Is the Inner Product in Quaternionic Vector Spaces Truly Hyperhermitian?

[Leditto]

Let $V$ be a quaternionic vector space with quaternionic structure $\{I,J,K\}$. One can define a Riemannian metric $G$ and hyperkahler structure $\{\Omega^{I},\Omega^{J}, \Omega^{K}\}$. Do this inner product
$$\langle p,q \rangle := G(p,q)+i\Omega^{I}(p,q)+j\Omega^{J}(p,q)+k\Omega^{K}(p,q)$$
really satisfy hyperhermitian condition?

 

[chiro]

Hey Leditto.

Could you please (for those of us like myself unfamiliar with the field and terminology) give a description of the condition?

Also - what is a quaternionic structure? I know what a quaternion is - is it just a tensor product of three quaternions?

 

[Ben Niehoff]

Hey Leditto.

Could you please (for those of us like myself unfamiliar with the field and terminology) give a description of the condition?

Also - what is a quaternionic structure? I know what a quaternion is - is it just a tensor product of three quaternions?

On a vector space, a quaternionic structure is a set of three linear operators $I,J,K$ such that

$$I^2 = J^2 = K^2 = IJK = -\mathrm{id}, \quad IJ = K, \quad JK = I, \quad KI = J.$$
However, I've not heard the word "hyperhermitian" before.

 

[jim mcnamara]

Hmm. maybe this might help:

http://arxiv.org/abs/math/0105206

 

[Leditto]

On a vector space, a quaternionic structure is a set of three linear operators $I,J,K$ such that

$$I^2 = J^2 = K^2 = IJK = -\mathrm{id}, \quad IJ = K, \quad JK = I, \quad KI = J.$$
However, I've not heard the word "hyperhermitian" before.

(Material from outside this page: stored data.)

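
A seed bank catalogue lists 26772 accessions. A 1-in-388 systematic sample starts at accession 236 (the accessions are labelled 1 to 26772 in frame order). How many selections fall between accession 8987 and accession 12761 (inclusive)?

k = 388
First selection ≥ 8987: 236 + ⌈(8987−236)/388⌉·388 = 236 + 23×388 = 9160
Last selection ≤ 12761: 236 + ⌊(12761−236)/388⌋·388 = 236 + 32×388 = 12652
Count = 32 − 23 + 1 = 10

10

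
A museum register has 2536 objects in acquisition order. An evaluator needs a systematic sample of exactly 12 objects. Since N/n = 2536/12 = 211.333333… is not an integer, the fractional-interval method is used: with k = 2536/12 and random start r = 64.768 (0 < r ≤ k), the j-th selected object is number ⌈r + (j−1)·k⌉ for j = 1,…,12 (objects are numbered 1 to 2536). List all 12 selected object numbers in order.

j=1: r + 0k = 64.768 → ⌈·⌉ = 65
j=2: r + 1k = 276.101333… → ⌈·⌉ = 277
j=3: r + 2k = 487.434666… → ⌈·⌉ = 488
j=4: r + 3k = 698.768 → ⌈·⌉ = 699
j=5: r + 4k = 910.101333… → ⌈·⌉ = 911
j=6: r + 5k = 1121.434666… → ⌈·⌉ = 1122
j=7: r + 6k = 1332.768 → ⌈·⌉ = 1333
j=8: r + 7k = 1544.101333… → ⌈·⌉ = 1545
j=9: r + 8k = 1755.434666… → ⌈·⌉ = 1756
j=10: r + 9k = 1966.768 → ⌈·⌉ = 1967
j=11: r + 10k = 2178.101333… → ⌈·⌉ = 2179
j=12: r + 11k = 2389.434666… → ⌈·⌉ = 2390

65, 277, 488, 699, 911, 1122, 1333, 1545, 1756, 1967, 2179, 2390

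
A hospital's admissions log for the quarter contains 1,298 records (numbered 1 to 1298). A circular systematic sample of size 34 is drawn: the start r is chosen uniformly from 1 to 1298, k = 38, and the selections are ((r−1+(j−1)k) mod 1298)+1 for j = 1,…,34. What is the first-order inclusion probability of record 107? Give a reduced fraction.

17/649

For each position j, as r ranges over 1…1298 the j-th selection hits every record exactly once, so record 107 is selected for exactly 34 of the 1298 starts.
Inclusion probability = 34/1298 = 17/649.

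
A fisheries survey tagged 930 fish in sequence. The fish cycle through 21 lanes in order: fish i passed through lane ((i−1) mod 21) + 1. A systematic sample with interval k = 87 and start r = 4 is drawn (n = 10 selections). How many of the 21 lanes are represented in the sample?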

Thanks for your response, Niehoff.

In complex case, Hermitian condition is described by $$\langle I u,I v \rangle=\langle u,v \rangle.$$ Quaternionic analogue of that condition is called hyperhermitian condition and defined by $$\langle I u,I v \rangle=\langle J u,J v \rangle=\langle K u,K v \rangle = \langle u,v \rangle.$$ In addition, there are metric compatibilities condition that make vector space $V$ a hyperkahler manifold, $$G(Iu,v)=\Omega^{I}(u,v),\quad G(Ju,v)=\Omega^{J}(u,v),\quad G(Ku,v)=\Omega^{K}(u,v).$$ I've checked that hyperhermitian condition can't be fulfilled by defining $$\langle u,v \rangle=G(u,v)+i\,\Omega^{I}(u,v)+j\,\Omega^{J}(u,v)+k\,\Omega^{K}(u,v).$$ My calculation:
\begin{eqnarray*}
\langle I u,I v \rangle&=&G(Iu,Iv)+i\,\Omega^{I}(Iu,Iv)+j\,\Omega^{J}(Iu,Iv)+k\,\Omega^{K}(Iu,Iv)\\
&=&\Omega^{I}(u,Iv)+i\,G(I^2u,Iv)+j\,G(JIu,Iv)+k\,G(KIu,Iv)\\
&=&-\Omega^{I}(Iv,u)-i\,G(Iv,u)-j\,G(Ku,Iv)+k\,G(Ju,Iv)\\
&=&-G(I^2v,u)-i\,\Omega^{I}(v,u)-j\,\Omega^{K}(u,Iv)+k\,\Omega^{J}(u,Iv)\\
&=&G(u,v)+i\,\Omega^{I}(u,v)+j\,\Omega^{K}(Iv,u)-k\,\Omega^{J}(Iu,v)\\
&=&G(u,v)+i\,\Omega^{I}(u,v)+j\,G(KIv,u)-k\,G(JIv,u)\\
&=&G(u,v)+i\,\Omega^{I}(u,v)+j\,G(Jv,u)+k\,G(Kv,u)\\
&=&G(u,v)+i\,\Omega^{I}(u,v)-j\,\Omega^{J}(u,v)-k\,\Omega^{K}(u,v)\\
&\neq& \langle u, v \rangle
\end{eqnarray*}

Did I make something wrong in my elaboration? Can You spot it?

 

[Leditto]

Hmm. maybe this might help:

http://arxiv.org/abs/math/0105206

Thanks Jim McNamara

I focus only on a quaternionic vector space case which can be seen as a (linear) hyperkahler manifold.